12. Transfer 200 μL of the mixture to a 96-well plate suitable for fluorescence measurement. Read fluorescence with a fluorescence plate reader at 480nm/520nm.

Restrictions: For Research Use only

Handling

Storage: 4 °C

Storage Comment: Store all components at 4°C.

References

Almami, Hegazy, Nabbi, Alshalalfa, Salman, Abou-Ouf, Riabowol, Bismar: "ING3 is associated with increased cell invasion and lethal outcome in ERG-negative prostate cancer patients." in: Tumour biology, (2016) (PubMed).

Engel, Ali, Adamus, Frank, Dad, Ali, Nebe, Atif, Ismail, Langer, Ahmad: "Antitumor evaluation of two selected Pakistani plant extracts on human bone and breast cancer cell lines." in: BMC complementary and alternative medicine, Vol. 16, pp. 244, (2016) (PubMed).
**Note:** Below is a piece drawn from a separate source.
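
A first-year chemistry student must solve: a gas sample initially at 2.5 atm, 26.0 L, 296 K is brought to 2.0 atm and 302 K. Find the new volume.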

Osawa, Yokoyama, Shigeto, Futagami, Mizunuma: "Decreased expression of carbonyl reductase 1 promotes ovarian cancer growth and proliferation." in: International journal of oncology, Vol. 46, Issue 3, pp. 1252-8, (2015) (PubMed).

Target Details

Background: The ability of malignant tumor cells to invade normal surrounding tissue contributes in large part to the significant morbidity and mortality of cancers. Invasiveness requires several distinct cellular functions including adhesion, motility, detachment, and extracellular matrix proteolysis. Metastatic cells produce many proteolytic enzymes (e.g. lysosomal hydrolysates, collagenases, plasminogen activators) while the expression of certain cell surface protease receptors is also increased.